Here's How I Scaled A Cryptocurrency Exchange's Trading Engine to 1 Million TPS

Crypto exchange has been in great demand with the adaptability of cryptocurrencies surging and multiple new tokens/coins been put there attracting users by showcasing their great potential.

An exchange platform consists of many components which communicate with each other in order to achieve the functionality, but the main component which is the most critical and heart of the exchange is the matching engine which takes in multiple orders at once, maintains them, does the computations and pushes out trades.

The reason it being the most critical component is because a single failure or any wrong calculation could put the exchange at risk, mostly at the financial end breaking the user's trust.

The initial matching engine that I made was using node.js, typescript and rabbitMq, which ran really smooth with no delays or malfunctioning but when an enterprise-level solution was demanded the order placements were taken to higher levels, delays in trades were noticed, the server crashed consuming 100% CPU capacity, messaging queues started getting stuck.

When these problems were examined, it was understood that this wouldn't just require a small change but will have to be re-designed and built.

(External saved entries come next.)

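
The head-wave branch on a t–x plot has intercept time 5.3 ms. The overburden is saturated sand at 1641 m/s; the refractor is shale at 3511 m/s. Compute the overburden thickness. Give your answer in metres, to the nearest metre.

5 m

θ_c = arcsin(1641/3511) = 27.86°; cos θ_c = 0.8841.
tᵢ = 2h cos θ_c/V₁ ⇒ h = tᵢ·V₁/(2 cos θ_c) = 0.0053·1641/(2·0.8841) = 4.92 m.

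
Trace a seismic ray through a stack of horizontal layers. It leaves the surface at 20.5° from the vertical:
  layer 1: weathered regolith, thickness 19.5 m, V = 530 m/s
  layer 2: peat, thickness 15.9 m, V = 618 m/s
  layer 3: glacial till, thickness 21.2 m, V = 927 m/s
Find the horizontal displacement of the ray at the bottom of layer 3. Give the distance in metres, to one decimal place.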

The exchange platform was build following a micro-service architecture because of which such kind of modifications and re-designs could be considered and experimented.

Learning that when it comes to heavy computation with high data load and low latency expectancy, node is not the best technology to use for this level of processing.

In general, any CPU intensive operation annuls all the throughput benefits Node offers with its event-driven, non-blocking I/O model as any incoming requests will be blocked while the thread is occupied with your number-crunching.

When it comes to adding concurrency on a multi-core server, there is some work being done by the Node core team in the form of a cluster module.

But still with clustering, one should offload all heavy computation to background processes written in a more appropriate environment for that, and having them communicate with each other via a message broker.

CHOOSING GO LANG

Choosing a multi-core system and increasing concurrency doesn't guarantee proportional speed ups, clumsy controls over concurrency can make it even worse on multi-core.

Go has made some really good design selection for highly scalable concurrency control.

Is it Process? No.
Is it Thread? No.
Is it Go-routine? Yes.

Context Management

When it comes to resource sharing and context management, concurrent tasks share processors and memory, usually, the number of tasks that have to be processed is more than available processors.

All it needs to handle is pausing and resuming the execution, but very efficiently.

Process of context switching requires many expensive operations like:

finding out process to run next, management of waiting/pending process
backup of all current CPU registers, restoring all CPU register to backup of next process
flush virtual memory cache
all operations run in kernel, so managing switching between operating system kernel mode and user mode.

Threads

Threads are similar to processes but they share address space because of which thread context is smaller than process context.

Thread is faster than the process for creation and switching game, but still, context switch overhead exists.

For threads and processes, kernels need to backup/restore entire registers because kernels don't know which registers are in use.

Threads allocate a fixed size for its stack on creation irrespective of the required stack size which limits the number of concurrent tasks running at a time.

GO-ROUTINES

When compared to Threads, Go-routines have minimal context overhead.

Go-routines also have co-operative scheduling, which minimizes context switching itself. They do context switching only in well-defined situations like channel send/receive operations, go statement, blocking system calls (file/network IO), and garbage collection.

If Go-routines aren't co-operative, starvation becomes very likely.

Go compiler emits code for using the register check and backup of them for every context switching event.

Go compiler knows what stack size is required for a given function. It starts with allocating a very small size stack and just before the function call Go checks whether current stack can accommodate the functions stack size requirement if it's not sufficient it dynamically increases the stack size according to the need. Vice a versa it can also shrink the stack size. As a result, Go-routines can keep a necessary stack size and allow maximum concurrent go-routines.

Go is special on multi-core systems owing to its clever design choices, it is super cheap and fast for context management and dynamic stack size management of goroutine allows more concurrency.

COMPARISON NODE ENGINE VS GO ENGINE

After building the new system, it was time to compare the scalability and efficiency of the two systems, the results were exciting.

Go engine results looked like,

high concurrency
low latency
trade speed/throughput calculated was 14 microseconds

CPU UTILISATION WAS MANAGED SO WELL AMONG ALL CORES

CONCLUSION

Choosing simple and efficient things always work. I could have designed a complex system with many queues, background workers, etc but instead decided to leverage the efficiency and simple approach to concurrency that Go-lang provides us out of the box.

There is always the right tool available for the job, it's just knowing about them helps in the best selection.